Jonathan D. Glater is a Professor of Law at the UC Berkeley School of Law. He was previously a Professor of Law at the University of California, Los Angeles School of Law, and prior to that at the University of California, Irvine School of Law. He is a coauthor with Michael A. Olivas and Amy Gajda on the forthcoming, fifth edition of The Law and Higher Education: Cases and Materials on Colleges in Court. He has written extensively for law reviews on higher education opportunity, frequently exploring the implications of rising student indebtedness. With Dalié Jiménez, he helped establish the Student Loan Law Initiative, a partnership with the Student Borrower Protection Center dedicated to research on student debt. Professor Glater began law teaching at the University of California, Irvine School of Law, where he received the Distinguished Teaching Award in 2016. He visited at Stanford Law School in 2016. Before entering the legal academy, Professor Glater spent nearly a decade as a reporter at The New York Times, where he wrote hundreds of articles on the legal profession, legal education, criminal and civil cases in the news, as well as on higher education finance and student debt. Prior to joining the Times, he worked as an associate at the New York law firm Cleary, Gottlieb, Steen & Hamilton, and at the Buenos Aires, Argentina firm of Marval, O’Farrell, & Mairal. He holds a J.D. from Yale Law School, an M.A. in international relations from Yale University, and a B.A. in economics from Swarthmore College.
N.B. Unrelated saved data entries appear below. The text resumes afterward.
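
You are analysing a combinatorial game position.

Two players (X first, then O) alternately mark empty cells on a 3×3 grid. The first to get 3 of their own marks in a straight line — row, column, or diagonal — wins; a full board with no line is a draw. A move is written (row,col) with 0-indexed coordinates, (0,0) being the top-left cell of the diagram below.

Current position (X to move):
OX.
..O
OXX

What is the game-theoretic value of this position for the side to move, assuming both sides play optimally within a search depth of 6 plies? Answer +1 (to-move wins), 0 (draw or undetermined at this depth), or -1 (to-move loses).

value(OX./..O/OXX, X) = +1

[OX./..O/OXX] X move#1: (0,2):-1/OXX/..O/OXX, (1,0):+0/OX./X.O/OXX, (1,1):+1/OX./.XO/OXX*
[OX./.XO/OXX] end (terminal -1, O#2); searched OX./..O/OXX to 6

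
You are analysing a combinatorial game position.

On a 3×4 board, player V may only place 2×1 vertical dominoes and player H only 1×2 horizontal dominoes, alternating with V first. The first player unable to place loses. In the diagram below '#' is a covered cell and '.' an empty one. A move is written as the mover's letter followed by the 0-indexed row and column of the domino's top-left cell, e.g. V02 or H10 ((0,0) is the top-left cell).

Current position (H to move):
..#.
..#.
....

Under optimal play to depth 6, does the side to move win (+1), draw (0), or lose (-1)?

value(..#./..#./...., H) = +1

p1 H@[..#./..#./....]: H00[###./..#./....]-1 H10[..#./###./....]+1* H20[..#./..#./##..]-1 H21[..#./..#./.##.]-1 H22[..#./..#./..##]-1
p2 V@[..#./###./....]: V03[..##/####/....]-1* V13[..#./####/...#]-1
p3 H@[..##/####/....]: H00[####/####/....]+1* H20[..##/####/##..]+1 H21[..##/####/.##.]+1 H22[..##/####/..##]+1
p4 V@[####/####/....] terminal -1; root [..#./..#./....] d6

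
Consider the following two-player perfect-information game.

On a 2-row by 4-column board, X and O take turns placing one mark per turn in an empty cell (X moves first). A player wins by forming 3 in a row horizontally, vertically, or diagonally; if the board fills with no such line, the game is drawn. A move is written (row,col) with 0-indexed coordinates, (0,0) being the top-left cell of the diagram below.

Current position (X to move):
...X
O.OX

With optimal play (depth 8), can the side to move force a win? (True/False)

X winning at [...X/O.OX]: False

p1 X@[...X/O.OX]: (0,0)[X..X/O.OX]-1 (0,1)[.X.X/O.OX]-1 (0,2)[..XX/O.OX]-1 (1,1)[...X/OXOX]+0*
p2 O@[...X/OXOX]: (0,0)[O..X/OXOX]+0* (0,1)[.O.X/OXOX]+0 (0,2)[..OX/OXOX]+0
p3 X@[O..X/OXOX]: (0,1)[OX.X/OXOX]+0* (0,2)[O.XX/OXOX]+0
p4 O@[OX.X/OXOX]: (0,2)[OXOX/OXOX]+0*
p5 X@[OXOX/OXOX] terminal +0; root [...X/O.OX] d8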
Jennifer Johnson-Hanks is the Executive Dean of UC Berkeley’s College of Letters & Science (L&S). She previously served as Chair of the Berkeley Division of the Senate and Professor of Demography and Sociology. Johnson-Hanks is a cultural demographer whose empirical work focuses mostly on family variation and change, with a focus on whether and how intentions matter, especially in contexts of uncertainty. Her first book, Uncertain Honor, was published by the University of Chicago Press in 2006. It explores the relationship between population rates and cultural practices through a study of the transition to motherhood among educated women in Southern Cameroon. Co-authoring with Phil Morgan, Chris Bachrach, and Hans-Peter Kohler, Johnson-Hanks published Understanding Family Change and Variation: Toward a theory of Conjunctural Action in 2011. Her third book, How We Count, is forthcoming. Drawing examples from demography, sociology, economics, and political science, this book argues that quantitative methods are essential tools for understanding society, but only if we change how we use them: focusing more on the dynamics of social groups than on differences between individuals, and thinking more deeply about the social processes that produce the data we observe. Johnson-Hanks earned her BA from Berkeley, and her MA and PhD from Northwestern, all in Anthropology.